Al bajar del coche, Silas Sinclair tomó naturalmente la mano de Ashley Sutton, y se dirigieron con familiaridad al segundo piso.
Al entrar en la sala privada, Julián Churchill e Ian Langley ya estaban allí.
Los dos estaban charlando, y al oír movimiento, ambos voltearon a mirar.
—Ya llegaron —Ian Langley habló primero, saludando con la mano a Ashley Sutton—. Cuánto tiempo sin verte, cuñadita.
—Cuánto tiempo sin verte —Ashley Sutton respondió con una sonrisa.
Cuando su mirada se posó sobre la persona al lado de Ian Langley, hizo una pausa; no lo conocía.
Con cejas afiladas y ojos brillantes, una nariz como una viga colgante, labios ligeramente apretados, vestido con un traje negro, emanando un aura de autoridad.
Su edad parecía comparable a la de Silas Sinclair, ambos jóvenes, pero él exudaba una madurez más allá de sus años.
Mientras Ashley Sutton analizaba a Julián Churchill, él también la observaba a ella.
Ordenada, tranquila, hermosa.
Solo estas tres palabras vinieron a su mente; mucho mejor en comparación con la mujer de hace cinco años.
La mirada de Julián Churchill se movió de Ashley Sutton de vuelta a Silas Sinclair.
Sonrió levemente:
—Acércate, primero discúlpate.
Silas Sinclair:
…
Ian Langley:
…
Ashley Sutton:
—¿¿¿
Miró de reojo a Silas Sinclair a su lado, ¿qué está pasando?
Silas Sinclair levantó una ceja:
—¿Con sinceridad, verdad?
—¿Qué más? —replicó Julián Churchill, con una débil sonrisa en sus ojos.
Silas Sinclair lo miró, empujó la lengua contra su mejilla.
—Hace cinco años, realmente te juzgué mal, lo siento.
Aunque su boca pronunciaba palabras de disculpa, su actitud seguía siendo arrogante.
Julián Churchill tomó la taza de té frente a él, dio un sorbo lento.
—No es lo suficientemente sincero.
Silas Sinclair:
…
¡Sintió ganas de darle un puñetazo!
—Es suficiente —le lanzó una mirada de reojo a Julián Churchill Ian Langley—. Todos somos hermanos aquí, sabes cuándo parar.
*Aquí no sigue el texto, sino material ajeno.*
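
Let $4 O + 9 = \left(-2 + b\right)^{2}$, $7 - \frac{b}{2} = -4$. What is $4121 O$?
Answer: $\frac{1611311}{4} \approx 4.0283 \cdot 10^{5}$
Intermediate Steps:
$b = 22$ ($b = 14 - -8 = 14 + 8 = 22$)
$O = \frac{391}{4}$ ($O = - \frac{9}{4} + \frac{\left(-2 + 22\right)^{2}}{4} = - \frac{9}{4} + \frac{20^{2}}{4} = - \frac{9}{4} + \frac{1}{4} \cdot 400 = - \frac{9}{4} + 100 = \frac{391}{4} \approx 97.75$)
$4121 O = 4121 \cdot \frac{391}{4} = \frac{1611311}{4}$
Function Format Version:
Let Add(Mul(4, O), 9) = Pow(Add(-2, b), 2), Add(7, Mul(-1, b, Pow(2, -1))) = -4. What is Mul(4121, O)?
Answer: Rational(1611311, 4) ≈ 4.0283e+5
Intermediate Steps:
b = 22 (b = Add(14, Mul(-2, -4)) = Add(14, 8) = 22)
O = Rational(391, 4) (O = Add(Rational(-9, 4), Mul(Rational(1, 4), Pow(Add(-2, 22), 2))) = Add(Rational(-9, 4), Mul(Rational(1, 4), Pow(20, 2))) = Add(Rational(-9, 4), Mul(Rational(1, 4), 400)) = Add(Rational(-9, 4), 100) = Rational(391, 4) ≈ 97.750)
Mul(4121, O) = Mul(4121, Rational(391, 4)) = Rational(1611311, 4)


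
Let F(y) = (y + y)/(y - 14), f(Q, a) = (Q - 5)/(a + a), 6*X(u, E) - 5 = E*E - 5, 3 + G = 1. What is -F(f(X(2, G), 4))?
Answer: -26/349 ≈ -0.074499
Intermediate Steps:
G = -2 (G = -3 + 1 = -2)
X(u, E) = E²/6 (X(u, E) = ⅚ + (E*E - 5)/6 = ⅚ + (E² - 5)/6 = ⅚ + (-5 + E²)/6 = ⅚ + (-⅚ + E²/6) = E²/6)
f(Q, a) = (-5 + Q)/(2*a) (f(Q, a) = (-5 + Q)/((2*a)) = (-5 + Q)*(1/(2*a)) = (-5 + Q)/(2*a))
F(y) = 2*y/(-14 + y) (F(y) = (2*y)/(-14 + y) = 2*y/(-14 + y))
-F(f(X(2, G), 4)) = -2*(½)*(-5 + (⅙)*(-2)²)/4/(-14 + (½)*(-5 + (⅙)*(-2)²)/4) = -2*(½)*(¼)*(-5 + (⅙)*4)/(-14 + (½)*(¼)*(-5 + (⅙)*4)) = -2*(½)*(¼)*(-5 + ⅔)/(-14 + (½)*(¼)*(-5 + ⅔)) = -2*(½)*(¼)*(-13/3)/(-14 + (½)*(¼)*(-13/3)) = -2*(-13)/(24*(-14 - 13/24)) = -2*(-13)/(24*(-349/24)) = -2*(-13)*(-24)/(24*349) = -1*26/349 = -26/349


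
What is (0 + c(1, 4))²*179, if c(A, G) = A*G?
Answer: 2864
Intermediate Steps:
(0 + c(1, 4))²*179 = (0 + 1*4)²*179 = (0 + 4)²*179 = 4²*179 = 16*179 = 2864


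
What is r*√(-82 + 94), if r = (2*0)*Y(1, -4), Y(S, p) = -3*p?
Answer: 0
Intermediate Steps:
r = 0 (r = (2*0)*(-3*(-4)) = 0*12 = 0)
r*√(-82 + 94) = 0*√(-82 + 94) = 0*√12 = 0*(2*√3) = 0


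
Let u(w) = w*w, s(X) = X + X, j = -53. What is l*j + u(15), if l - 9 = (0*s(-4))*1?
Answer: -252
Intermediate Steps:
s(X) = 2*X
l = 9 (l = 9 + (0*(2*(-4)))*1 = 9 + (0*(-8))*1 = 9 + 0*1 = 9 + 0 = 9)
u(w) = w²
l*j + u(15) = 9*(-53) + 15² = -477 + 225 = -252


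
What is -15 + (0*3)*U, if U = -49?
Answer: -15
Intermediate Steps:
-15 + (0*3)*U = -15 + (0*3)*(-49) = -15 + 0*(-49) = -15 + 0 = -15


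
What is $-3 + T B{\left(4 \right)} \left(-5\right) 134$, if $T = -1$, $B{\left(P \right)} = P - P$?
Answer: $-3$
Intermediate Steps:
$B{\left(P \right)} = 0$
$-3 + T B{\left(4 \right)} \left(-5\right) 134 = -3 + \left(-1\right) 0 \left(-5\right) 134 = -3 + 0 \left(-5\right) 134 = -3 + 0 \cdot 134 = -3 + 0 = -3$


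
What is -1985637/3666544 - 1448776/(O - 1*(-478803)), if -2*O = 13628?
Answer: -892742824591/247224062288 ≈ -3.6111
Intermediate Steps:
O = -6814 (O = -½*13628 = -6814)
-1985637/3666544 - 1448776/(O - 1*(-478803)) = -1985637/3666544 - 1448776/(-6814 - 1*(-478803)) = -1985637*1/3666544 - 1448776/(-6814 + 478803) = -1985637/3666544 - 1448776/471989 = -1985637/3666544 - 1448776*1/471989 = -1985637/3666544 - 206968/67427 = -892742824591/247224062288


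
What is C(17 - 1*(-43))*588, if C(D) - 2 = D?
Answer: 36456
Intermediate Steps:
C(D) = 2 + D
C(17 - 1*(-43))*588 = (2 + (17 - 1*(-43)))*588 = (2 + (17 + 43))*588 = (2 + 60)*588 = 62*588 = 36456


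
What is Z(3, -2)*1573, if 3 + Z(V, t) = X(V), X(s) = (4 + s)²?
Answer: 72358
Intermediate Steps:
Z(V, t) = -3 + (4 + V)²
Z(3, -2)*1573 = (-3 + (4 + 3)²)*1573 = (-3 + 7²)*1573 = (-3 + 49)*1573 = 46*1573 = 72358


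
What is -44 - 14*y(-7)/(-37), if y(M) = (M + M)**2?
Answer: 1116/37 ≈ 30.162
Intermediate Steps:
y(M) = 4*M**2 (y(M) = (2*M)**2 = 4*M**2)
-44 - 14*y(-7)/(-37) = -44 - 14*4*(-7)**2/(-37) = -44 - 14*4*49*(-1)/37 = -44 - 2744*(-1)/37 = -44 - 14*(-196/37) = -44 + 2744/37 = 1116/37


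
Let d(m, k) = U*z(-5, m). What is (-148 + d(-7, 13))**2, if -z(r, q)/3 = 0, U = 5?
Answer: 21904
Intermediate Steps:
z(r, q) = 0 (z(r, q) = -3*0 = 0)
d(m, k) = 0 (d(m, k) = 5*0 = 0)
(-148 + d(-7, 13))**2 = (-148 + 0)**2 = (-148)**2 = 21904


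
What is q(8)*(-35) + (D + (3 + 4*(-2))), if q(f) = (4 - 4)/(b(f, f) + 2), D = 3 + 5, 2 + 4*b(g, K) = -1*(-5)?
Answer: 3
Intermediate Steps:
b(g, K) = 3/4 (b(g, K) = -1/2 + (-1*(-5))/4 = -1/2 + (1/4)*5 = -1/2 + 5/4 = 3/4)
D = 8
q(f) = 0 (q(f) = (4 - 4)/(3/4 + 2) = 0/(11/4) = 0*(4/11) = 0)
q(8)*(-35) + (D + (3 + 4*(-2))) = 0*(-35) + (8 + (3 + 4*(-2))) = 0 + (8 + (3 - 8)) = 0 + (8 - 5) = 0 + 3 = 3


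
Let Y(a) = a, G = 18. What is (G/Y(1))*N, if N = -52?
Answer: -936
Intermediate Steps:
(G/Y(1))*N = (18/1)*(-52) = (18*1)*(-52) = 18*(-52) = -936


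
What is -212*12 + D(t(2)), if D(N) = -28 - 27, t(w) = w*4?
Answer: -2599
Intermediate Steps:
t(w) = 4*w
D(N) = -55
-212*12 + D(t(2)) = -212*12 - 55 = -2544 - 55 = -2599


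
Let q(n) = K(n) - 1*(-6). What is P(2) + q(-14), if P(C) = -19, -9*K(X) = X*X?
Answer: -313/9 ≈ -34.778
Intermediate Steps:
K(X) = -X²/9 (K(X) = -X*X/9 = -X²/9)
q(n) = 6 - n²/9 (q(n) = -n²/9 - 1*(-6) = -n²/9 + 6 = 6 - n²/9)
P(2) + q(-14) = -19 + (6 - ⅑*(-14)²) = -19 + (6 - ⅑*196) = -19 + (6 - 196/9) = -19 - 142/9 = -313/9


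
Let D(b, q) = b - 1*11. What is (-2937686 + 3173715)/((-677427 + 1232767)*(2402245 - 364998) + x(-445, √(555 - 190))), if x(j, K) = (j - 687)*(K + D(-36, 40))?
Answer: 33379362861835917/159998289452605122931262 + 66796207*√365/319996578905210245862524 ≈ 2.0862e-7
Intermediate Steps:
D(b, q) = -11 + b (D(b, q) = b - 11 = -11 + b)
x(j, K) = (-687 + j)*(-47 + K) (x(j, K) = (j - 687)*(K + (-11 - 36)) = (-687 + j)*(K - 47) = (-687 + j)*(-47 + K))
(-2937686 + 3173715)/((-677427 + 1232767)*(2402245 - 364998) + x(-445, √(555 - 190))) = (-2937686 + 3173715)/((-677427 + 1232767)*(2402245 - 364998) + (32289 - 687*√(555 - 190) - 47*(-445) + √(555 - 190)*(-445))) = 236029/(555340*2037247 + (32289 - 687*√365 + 20915 + √365*(-445))) = 236029/(1131364748980 + (32289 - 687*√365 + 20915 - 445*√365)) = 236029/(1131364748980 + (53204 - 1132*√365)) = 236029/(1131364802184 - 1132*√365)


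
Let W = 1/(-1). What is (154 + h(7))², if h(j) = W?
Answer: 23409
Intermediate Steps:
W = -1
h(j) = -1
(154 + h(7))² = (154 - 1)² = 153² = 23409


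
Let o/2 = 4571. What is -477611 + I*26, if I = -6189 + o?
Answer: -400833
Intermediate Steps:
o = 9142 (o = 2*4571 = 9142)
I = 2953 (I = -6189 + 9142 = 2953)
-477611 + I*26 = -477611 + 2953*26 = -477611 + 76778 = -400833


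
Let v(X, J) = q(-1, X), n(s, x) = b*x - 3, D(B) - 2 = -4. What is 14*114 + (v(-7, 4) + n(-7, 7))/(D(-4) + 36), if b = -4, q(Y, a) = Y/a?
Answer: 189816/119 ≈ 1595.1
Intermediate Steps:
D(B) = -2 (D(B) = 2 - 4 = -2)
n(s, x) = -3 - 4*x (n(s, x) = -4*x - 3 = -3 - 4*x)
v(X, J) = -1/X
14*114 + (v(-7, 4) + n(-7, 7))/(D(-4) + 36) = 14*114 + (-1/(-7) + (-3 - 4*7))/(-2 + 36) = 1596 + (-1*(-⅐) + (-3 - 28))/34 = 1596 + (⅐ - 31)*(1/34) = 1596 - 216/7*1/34 = 1596 - 108/119 = 189816/119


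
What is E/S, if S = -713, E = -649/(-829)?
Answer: -649/591077 ≈ -0.0010980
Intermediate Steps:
E = 649/829 (E = -649*(-1/829) = 649/829 ≈ 0.78287)
E/S = (649/829)/(-713) = (649/829)*(-1/713) = -649/591077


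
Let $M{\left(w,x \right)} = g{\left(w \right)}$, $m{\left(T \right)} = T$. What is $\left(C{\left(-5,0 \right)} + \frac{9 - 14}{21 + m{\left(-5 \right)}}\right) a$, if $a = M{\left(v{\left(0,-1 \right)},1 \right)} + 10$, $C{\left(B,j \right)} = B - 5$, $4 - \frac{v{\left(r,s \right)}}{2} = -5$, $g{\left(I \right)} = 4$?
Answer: $- \frac{1155}{8} \approx -144.38$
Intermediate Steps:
$v{\left(r,s \right)} = 18$ ($v{\left(r,s \right)} = 8 - -10 = 8 + 10 = 18$)
$M{\left(w,x \right)} = 4$
$C{\left(B,j \right)} = -5 + B$
$a = 14$ ($a = 4 + 10 = 14$)
$\left(C{\left(-5,0 \right)} + \frac{9 - 14}{21 + m{\left(-5 \right)}}\right) a = \left(\left(-5 - 5\right) + \frac{9 - 14}{21 - 5}\right) 14 = \left(-10 - \frac{5}{16}\right) 14 = \left(- \frac{165}{16}\right) 14 = - \frac{1155}{8}$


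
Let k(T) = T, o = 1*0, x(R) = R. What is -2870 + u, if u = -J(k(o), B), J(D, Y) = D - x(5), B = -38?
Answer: -2865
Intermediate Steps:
o = 0
J(D, Y) = -5 + D (J(D, Y) = D - 1*5 = D - 5 = -5 + D)
u = 5 (u = -(-5 + 0) = -1*(-5) = 5)
-2870 + u = -2870 + 5 = -2865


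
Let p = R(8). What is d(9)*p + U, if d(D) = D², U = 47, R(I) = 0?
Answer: 47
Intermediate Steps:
p = 0
d(9)*p + U = 9²*0 + 47 = 81*0 + 47 = 0 + 47 = 47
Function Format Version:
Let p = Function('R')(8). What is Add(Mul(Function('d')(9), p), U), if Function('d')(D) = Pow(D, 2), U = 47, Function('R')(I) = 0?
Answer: 47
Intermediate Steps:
p = 0
Add(Mul(Function('d')(9), p), U) = Add(Mul(Pow(9, 2), 0), 47) = Add(Mul(81, 0), 47) = Add(0, 47) = 47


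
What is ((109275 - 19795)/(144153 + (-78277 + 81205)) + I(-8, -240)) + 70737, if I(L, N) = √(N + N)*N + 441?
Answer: 10469020898/147081 - 960*I*√30 ≈ 71179.0 - 5258.1*I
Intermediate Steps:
I(L, N) = 441 + √2*N^(3/2) (I(L, N) = √(2*N)*N + 441 = (√2*√N)*N + 441 = √2*N^(3/2) + 441 = 441 + √2*N^(3/2))
((109275 - 19795)/(144153 + (-78277 + 81205)) + I(-8, -240)) + 70737 = ((109275 - 19795)/(144153 + (-78277 + 81205)) + (441 + √2*(-240)^(3/2))) + 70737 = (89480/(144153 + 2928) + (441 + √2*(-960*I*√15))) + 70737 = (89480/147081 + (441 - 960*I*√30)) + 70737 = (64952201/147081 - 960*I*√30) + 70737 = 10469020898/147081 - 960*I*√30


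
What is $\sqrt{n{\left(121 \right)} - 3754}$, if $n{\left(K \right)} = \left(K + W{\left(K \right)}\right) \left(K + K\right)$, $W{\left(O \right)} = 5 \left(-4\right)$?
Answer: $4 \sqrt{1293} \approx 143.83$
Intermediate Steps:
$W{\left(O \right)} = -20$
$n{\left(K \right)} = 2 K \left(-20 + K\right)$ ($n{\left(K \right)} = \left(K - 20\right) \left(K + K\right) = \left(-20 + K\right) 2 K = 2 K \left(-20 + K\right)$)
$\sqrt{n{\left(121 \right)} - 3754} = \sqrt{2 \cdot 121 \left(-20 + 121\right) - 3754} = \sqrt{2 \cdot 121 \cdot 101 - 3754} = \sqrt{24442 - 3754} = \sqrt{20688} = 4 \sqrt{1293}$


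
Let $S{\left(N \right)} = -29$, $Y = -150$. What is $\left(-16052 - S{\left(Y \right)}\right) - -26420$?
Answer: $10397$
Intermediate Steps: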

Dejando la taza de té, Julián Churchill se recostó contra la silla, sus ojos mirando ligeramente a Silas Sinclair.
—Hace cinco años, recibí varios golpes de él, ¿y sería fácil dejarlo pasar así?
Ian Langley:
…
Le lanzó a Silas Sinclair una mirada deseándole buena suerte.
Los agravios entre ellos han sido de larga data; la escena en aquel momento, terriblemente desagradable.
Silas Sinclair se rio.
—Está bien, entonces golpéame de vuelta.
Con eso, se quitó el abrigo y se lo lanzó a Ashley Sutton, diciendo a Julián Churchill:
—Vamos a la habitación de al lado.
—De acuerdo.
Quitándose el traje y colocándolo en la silla, Julián Churchill se levantó y salió.
¿Realmente van a pelear?
Ashley Sutton entró en pánico, agarrando a Silas Sinclair.
—No puedes ir, ¿no pueden hablar las cosas con calma?
—Probablemente no podamos hablarlo con calma —dijo Silas Sinclair le dio unas palmaditas en la mano—. No te preocupes, no pasará nada.
Después de hablar, quitó la mano de Ashley Sutton, dio media vuelta y siguió a Julián Churchill.
—¡Oye, tú! —Ashley Sutton se puso ansiosa, gritando a la espalda de Julián Churchill—. ¿No pueden hablar las cosas pacíficamente?
¿Oye, tú?
¿Así es como la esposa de Silas Sinclair se dirige a él?
No usar un tratamiento formal es una cosa, ¿pero ni siquiera merecer un nombre?
Julián Churchill se rio, se dio la vuelta y le dijo a Ashley Sutton:
—Solo por cómo me llamaste, él tiene que recibir otro puñetazo.
Ashley Sutton:
…
¿Qué clase de lógica de bandido es esta?